By Jordan Bell · Startups & Deals Reporter

· 4 min read

California voters face billionaire tax with tech wealth on the line
Photo: CNBC

California voters will decide in November whether to place a one-time 5% tax on residents and trusts worth more than $1 billion. For investors, the fight is about more than politics: it could affect the country’s largest state economy, its tech-heavy billionaire class and future state revenue.

A wealth tax is different from an income tax. Instead of taxing what someone earns in a year, it targets net worth, meaning assets such as stock holdings, company stakes, real estate and trusts, after liabilities.

The proposal was drafted with help from University of Missouri law professor David Gamage for the Service Employees International Union, which led the signature drive to qualify it for the ballot, according to CNBC. Gamage told CNBC the measure is meant to offset health-care cuts tied to President Donald Trump’s “Big Beautiful Bill” and support California’s quality of life.

“California will, I think, more likely be better off if this is passed than not,” Gamage said, arguing that companies do well in places where workers want to live and public systems function.

Why state leaders are split

Gov. Gavin Newsom, a Democrat and possible 2028 presidential candidate, opposes the California-only approach. In a Substack post cited by CNBC, Newsom argued that a national wealth tax would make more sense because wealthy people can move to lower-tax states.

The state’s nonpartisan Legislative Analyst’s Office found that the measure would probably bring in “tens of billions of dollars” at first. The same analysis warned that if some billionaires leave California, the state could lose “hundreds of millions of dollars or more per year” in income-tax revenue they currently pay.

That is the central trade-off for the state budget. A large one-time payment could help fund services now, while departures by high-income taxpayers could reduce recurring revenue later.

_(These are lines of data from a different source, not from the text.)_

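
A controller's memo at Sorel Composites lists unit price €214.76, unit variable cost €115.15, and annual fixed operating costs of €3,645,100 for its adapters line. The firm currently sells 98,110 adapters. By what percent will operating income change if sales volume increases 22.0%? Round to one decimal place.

+35.1%

At 98,110 units, contribution = 98,110 × €99.61 = €9,772,737.10.
Operating income = contribution − fixed costs = €9,772,737.10 − €3,645,100 = €6,127,637.10.
Degree of operating leverage = €9,772,737.10 / €6,127,637.10 = 1.5949.
Operating income changes by 1.5949 × +22.0% = +35.1%.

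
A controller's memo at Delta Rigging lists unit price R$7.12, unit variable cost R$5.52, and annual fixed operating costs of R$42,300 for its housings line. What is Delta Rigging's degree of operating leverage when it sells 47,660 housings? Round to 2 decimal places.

Contribution at this volume is 47,660 × R$1.60 = R$76,256.00.
EBIT = R$76,256.00 − R$42,300 = R$33,956.00.
Degree of operating leverage = R$76,256.00 / R$33,956.00 = 2.2457.

2.25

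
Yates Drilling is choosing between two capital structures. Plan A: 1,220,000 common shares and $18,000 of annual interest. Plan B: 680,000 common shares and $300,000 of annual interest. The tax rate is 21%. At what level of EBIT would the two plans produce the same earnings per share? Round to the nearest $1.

$655,111

Set EPS_A = EPS_B: (EBIT − $18,000)(1 − 0.21) ÷ 1,220,000 = (EBIT − $300,000)(1 − 0.21) ÷ 680,000.
Cancelling (1 − t) and cross-multiplying: 680,000·(EBIT − 18,000) = 1,220,000·(EBIT − 300,000).
Solving, EBIT = (300,000·1,220,000 − 18,000·680,000) / (1,220,000 − 680,000) = 353,760,000,000 / 540,000 = 655,111.11.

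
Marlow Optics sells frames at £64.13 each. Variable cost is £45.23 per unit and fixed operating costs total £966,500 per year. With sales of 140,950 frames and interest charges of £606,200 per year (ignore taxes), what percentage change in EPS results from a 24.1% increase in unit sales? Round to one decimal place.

+58.8%

Total contribution margin = 140,950 × £18.90 = £2,663,955.00.
Subtracting fixed costs: EBIT = £2,663,955.00 − £966,500 = £1,697,455.00.
After interest of £606,200.00, pre-tax earnings = £1,091,255.00.
DCL = total CM / (EBIT − I) = £2,663,955.00 / £1,091,255.00 = 2.4412.
%ΔEPS = DCL × %ΔSales = 2.4412 × +24.1% = +58.8%.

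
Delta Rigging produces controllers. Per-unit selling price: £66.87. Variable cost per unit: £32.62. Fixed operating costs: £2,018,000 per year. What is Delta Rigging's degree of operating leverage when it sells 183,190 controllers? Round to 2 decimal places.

Total contribution margin = 183,190 × £34.25 = £6,274,257.50.
Operating income = contribution − fixed costs = £6,274,257.50 − £2,018,000 = £4,256,257.50.
So DOL = total CM / EBIT = £6,274,257.50 / £4,256,257.50 = 1.4741.

1.47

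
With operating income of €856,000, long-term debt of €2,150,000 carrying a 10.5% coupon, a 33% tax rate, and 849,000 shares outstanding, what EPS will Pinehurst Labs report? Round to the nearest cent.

€0.50

Pre-tax income = €856,000 − €225,750.00 = €630,250.00.
Net income = €630,250.00 × (1 − 0.33) = €422,267.50.
EPS = €422,267.50 ÷ 849,000 = €0.50.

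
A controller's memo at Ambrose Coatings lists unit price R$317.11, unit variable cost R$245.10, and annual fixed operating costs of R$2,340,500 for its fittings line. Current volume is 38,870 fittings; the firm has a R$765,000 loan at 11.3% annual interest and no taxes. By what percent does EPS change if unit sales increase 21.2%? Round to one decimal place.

Total contribution margin = 38,870 × R$72.01 = R$2,799,028.70.
Subtracting fixed costs: EBIT = R$2,799,028.70 − R$2,340,500 = R$458,528.70.
After interest of R$86,445.00, pre-tax earnings = R$372,083.70.
Degree of combined leverage = contribution ÷ (EBIT − I) = R$2,799,028.70 ÷ R$372,083.70 = 7.5226.
EPS therefore changes by 7.5226 × (+21.2%) = +159.5%.

+159.5%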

California already has cost and business-climate challenges. CNBC’s 2026 America’s Top States for Business rankings placed California No. 17 overall, with weaker scores for cost of living, cost of doing business and business friendliness. CNBC also ranked the state No. 29 for quality of life, noting United Health Foundation data that placed California No. 48 for primary care providers per capita.

Tech names enter the fight

The measure has drawn attention because so much of California’s wealth is tied up in public and private technology companies. Google co-founder Sergey Brin has put tens of millions of dollars into Building a Better California, a nonprofit supporting a separate ballot measure that would undercut the billionaire tax, according to CNBC. Brin has also moved his primary residence to Nevada in case the tax passes, CNBC reported.

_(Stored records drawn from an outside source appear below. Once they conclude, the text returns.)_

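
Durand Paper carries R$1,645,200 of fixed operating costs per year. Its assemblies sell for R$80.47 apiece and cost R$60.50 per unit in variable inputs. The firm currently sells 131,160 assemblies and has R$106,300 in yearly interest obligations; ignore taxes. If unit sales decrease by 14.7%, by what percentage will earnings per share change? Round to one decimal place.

Total contribution margin = 131,160 × R$19.97 = R$2,619,265.20.
EBIT = R$2,619,265.20 − R$1,645,200 = R$974,065.20.
After interest of R$106,300.00, pre-tax earnings = R$867,765.20.
Degree of combined leverage = contribution ÷ (EBIT − I) = R$2,619,265.20 ÷ R$867,765.20 = 3.0184.
EPS therefore changes by 3.0184 × (-14.7%) = -44.4%.

-44.4%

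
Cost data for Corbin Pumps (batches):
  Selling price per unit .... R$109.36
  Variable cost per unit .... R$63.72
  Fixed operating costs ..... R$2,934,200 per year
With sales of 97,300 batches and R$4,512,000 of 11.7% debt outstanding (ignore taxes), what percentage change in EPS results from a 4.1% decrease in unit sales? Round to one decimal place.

Contribution at this volume is 97,300 × R$45.64 = R$4,440,772.00.
Operating income = contribution − fixed costs = R$4,440,772.00 − R$2,934,200 = R$1,506,572.00.
Interest = R$527,904.00, so EBIT − I = R$978,668.00.
DCL = total CM / (EBIT − I) = R$4,440,772.00 / R$978,668.00 = 4.5376.
%ΔEPS = DCL × %ΔSales = 4.5376 × -4.1% = -18.6%.

-18.6%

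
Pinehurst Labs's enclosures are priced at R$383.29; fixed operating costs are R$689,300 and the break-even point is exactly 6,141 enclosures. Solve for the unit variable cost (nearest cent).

R$271.04

At break-even, FC = Q × (P − VC), so P − VC = R$689,300 ÷ 6,141 = R$112.2456.
Variable cost per unit = R$383.29 − R$112.2456 = R$271.04.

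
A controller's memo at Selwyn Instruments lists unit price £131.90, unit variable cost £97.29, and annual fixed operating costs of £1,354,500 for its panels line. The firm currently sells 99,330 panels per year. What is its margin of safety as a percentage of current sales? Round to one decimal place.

60.6%

Contribution margin per unit = £131.90 − £97.29 = £34.61. Break-even units = £1,354,500 ÷ £34.61 = 39,136.09; break-even revenue = 39,136.09 × £131.90 = £5,162,049.99.
Actual sales revenue = 99,330 × £131.90 = £13,101,627.00.
Margin of safety = (£13,101,627.00 − £5,162,049.99) ÷ £13,101,627.00 = 60.6%.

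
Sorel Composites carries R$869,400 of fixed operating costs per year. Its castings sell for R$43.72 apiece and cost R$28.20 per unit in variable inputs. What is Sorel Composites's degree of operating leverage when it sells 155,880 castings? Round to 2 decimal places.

1.56

Total contribution margin = 155,880 × R$15.52 = R$2,419,257.60.
Subtracting fixed costs: EBIT = R$2,419,257.60 − R$869,400 = R$1,549,857.60.
DOL = contribution ÷ EBIT = R$2,419,257.60 ÷ R$1,549,857.60 = 1.5610.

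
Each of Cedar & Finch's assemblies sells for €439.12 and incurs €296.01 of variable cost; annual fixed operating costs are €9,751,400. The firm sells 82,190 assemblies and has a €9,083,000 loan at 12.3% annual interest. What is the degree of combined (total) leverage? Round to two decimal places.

Total contribution margin = 82,190 × €143.11 = €11,762,210.90.
EBIT = €11,762,210.90 − €9,751,400 = €2,010,810.90. Interest = €1,117,209.00, so EBIT − I = €893,601.90.
DCL = contribution ÷ (EBIT − I) = €11,762,210.90 ÷ €893,601.90 = 13.1627.

13.16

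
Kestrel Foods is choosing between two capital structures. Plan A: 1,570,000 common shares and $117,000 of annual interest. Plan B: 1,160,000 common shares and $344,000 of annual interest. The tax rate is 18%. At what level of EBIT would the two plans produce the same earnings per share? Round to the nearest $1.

$986,244

At indifference, (EBIT − 117,000)(1 − t)/1,570,000 = (EBIT − 344,000)(1 − t)/1,160,000.
Cancelling (1 − t) and cross-multiplying: 1,160,000·(EBIT − 117,000) = 1,570,000·(EBIT − 344,000).
EBIT × (1,570,000 − 1,160,000) = 344,000 × 1,570,000 − 117,000 × 1,160,000 = 404,360,000,000, so EBIT = 404,360,000,000 ÷ 410,000 = 986,243.90.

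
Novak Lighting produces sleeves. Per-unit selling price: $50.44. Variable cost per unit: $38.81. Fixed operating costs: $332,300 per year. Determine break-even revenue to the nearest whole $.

$1,441,205

Contribution margin per unit = $50.44 − $38.81 = $11.63, a CM ratio of $11.63 ÷ $50.44 = 0.2306.
Break-even revenue = fixed costs × price ÷ CM = $332,300 × $50.44 ÷ $11.63 = $1,441,205.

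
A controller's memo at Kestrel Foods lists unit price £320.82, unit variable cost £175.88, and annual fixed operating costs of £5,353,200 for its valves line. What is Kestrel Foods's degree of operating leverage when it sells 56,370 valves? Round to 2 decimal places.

At 56,370 units, contribution = 56,370 × £144.94 = £8,170,267.80.
Subtracting fixed costs: EBIT = £8,170,267.80 − £5,353,200 = £2,817,067.80.
DOL = contribution ÷ EBIT = £8,170,267.80 ÷ £2,817,067.80 = 2.9003.

2.90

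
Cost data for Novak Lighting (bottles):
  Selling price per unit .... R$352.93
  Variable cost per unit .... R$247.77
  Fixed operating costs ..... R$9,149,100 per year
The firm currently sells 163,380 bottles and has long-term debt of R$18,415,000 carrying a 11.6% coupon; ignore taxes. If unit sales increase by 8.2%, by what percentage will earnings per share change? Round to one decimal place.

+23.9%

At 163,380 units, contribution = 163,380 × R$105.16 = R$17,181,040.80.
Operating income = contribution − fixed costs = R$17,181,040.80 − R$9,149,100 = R$8,031,940.80.
Interest = R$2,136,140.00, so EBIT − I = R$5,895,800.80.
DCL = total CM / (EBIT − I) = R$17,181,040.80 / R$5,895,800.80 = 2.9141.
%ΔEPS = DCL × %ΔSales = 2.9141 × +8.2% = +23.9%.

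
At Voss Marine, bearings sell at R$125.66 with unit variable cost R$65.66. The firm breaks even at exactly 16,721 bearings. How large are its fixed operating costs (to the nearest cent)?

R$1,003,260.00

Unit CM = price − variable cost = R$125.66 − R$65.66 = R$60.00.
Since BE = FC / CM, FC = 16,721 × R$60.00 = R$1,003,260.00.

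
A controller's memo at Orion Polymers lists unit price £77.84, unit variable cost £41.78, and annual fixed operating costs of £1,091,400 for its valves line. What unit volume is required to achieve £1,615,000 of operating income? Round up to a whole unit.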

Nvidia CEO Jensen Huang has taken a different position. Huang, who CNBC said could owe nearly $8 billion if the tax is approved, said in January that he is “perfectly fine with it.” Businessman Tom Steyer, who ran unsuccessfully for governor in the June primary, also campaigned on taxing “billionaires like me.”

Some labor groups are opposed. The California Teachers Association said last month that the policy would not provide the “sustainable and long-lasting funding” schools and communities need.

Other places are watching

Supporters and critics are looking overseas for clues. Gamage pointed CNBC to Norway, which has had a wealth tax since 1892 and raised it sharply five years ago. He said some wealthy people left but argued the tax still raises substantial revenue.

Other data shows a more mixed picture. The World Bank said Norway’s economy grew 1.1% last year and was nearly flat in 2023. Civita, a center-right Norwegian think tank, reported that wealthy departures in 2022 and 2023 exceeded the total from 2014 through 2021, an increase of 518%. Norway later closed loopholes tied to its 37.8% exit tax, according to Reuters.

States and cities that have targeted wealthier residents, including Washington, Massachusetts and New York City, are likely to watch the California vote closely. The outcome will test how far voters are willing to go in taxing accumulated wealth, and how much mobility among billionaires can change the math.

This story draws on original reporting from CNBC.